Isabel paused and looked down at Christopher, perplexed. There was a carpet in the hallway, but even so, the floor could hardly be a comfortable bed. Yet the boy was curled on his side like a little mouse, his chest rising and falling gently in deep sleep. He looked so young in sleep, almost a baby. He had his mother’s fair hair but she realized as she stared at him that his chin and nose were his father’s. Someday he might look like dear Edmund.
Isabel sighed. No one was about, and no doubt poor Carruthers still slept peacefully in her bed in the nursery. There was no help for it. Carefully she bent and gathered the warm little body into her arms—a little awkwardly for she wasn’t used to this. He made not a sound as she carried him to her bed, but she was somewhat surprised at the solid weight of him. Gently she laid him on the bed and pulled the covers to his chin.
“Is he here?” Christopher’s sleepy brown eyes blinked up at her. His words were so slurred, she wasn’t sure he was entirely awake.
“Who?” she whispered.
“The Ghost,” he said, quite clearly now. “I dreamed he came and saved you, my lady.”
She felt the corner of her mouth quirk up. “Save me from what?”
He rolled into a little ball on his side, his eyes unblinking. “I dreamed you were crying in a tall tower all alone and the Ghost came and saved you.”
“Ah,” she said, her brows knit. What an odd dream for the boy to have. “It was only a dream, Christopher. I’m quite all right.”
He nodded, a huge yawn splitting his face. “Then he did save you.”
She blinked at this logic and Christopher began to softly snore.
For a moment she simply stared down at him, this child who would not go away, no matter how often she chased him.

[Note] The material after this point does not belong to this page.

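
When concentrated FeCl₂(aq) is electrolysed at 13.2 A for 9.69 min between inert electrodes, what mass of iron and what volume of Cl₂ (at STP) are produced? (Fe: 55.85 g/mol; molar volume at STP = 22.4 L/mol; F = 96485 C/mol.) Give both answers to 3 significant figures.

Q = 13.2 × 581.4 = 7674 C; n(e⁻) = 7674 / 96485 = 0.07954 mol
Cathode: Fe²⁺ + 2e⁻ → Fe → n(Fe) = 0.07954/2 = 0.03977 mol → 2.22 g
Anode: 2Cl⁻ → Cl₂ + 2e⁻ → n(Cl₂) = 0.07954/2 = 0.03977 mol → 0.891 L

2.22 g Fe; 0.891 L Cl₂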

This child who demanded her maternal love, withered thing though it was. Her eyes suddenly swam with tears. She remembered Winter’s repeated words: If not I, then who? She’d never be as saintly as he, but perhaps this one, small thing she could do.
She bent and kissed Christopher’s forehead before climbing into bed herself.
WINTER GAZED DOWN at Peach as she lay sleeping and wondered what would be best to do with the little Jewess. He didn’t have much knowledge about the Jews in London—other than that they were technically illegal and thus a very secretive society. He could convert the girl, he supposed, and raise her as a Christian, but something inside of him balked at the notion of changing her so fundamentally. Of teaching her to lie all of her life.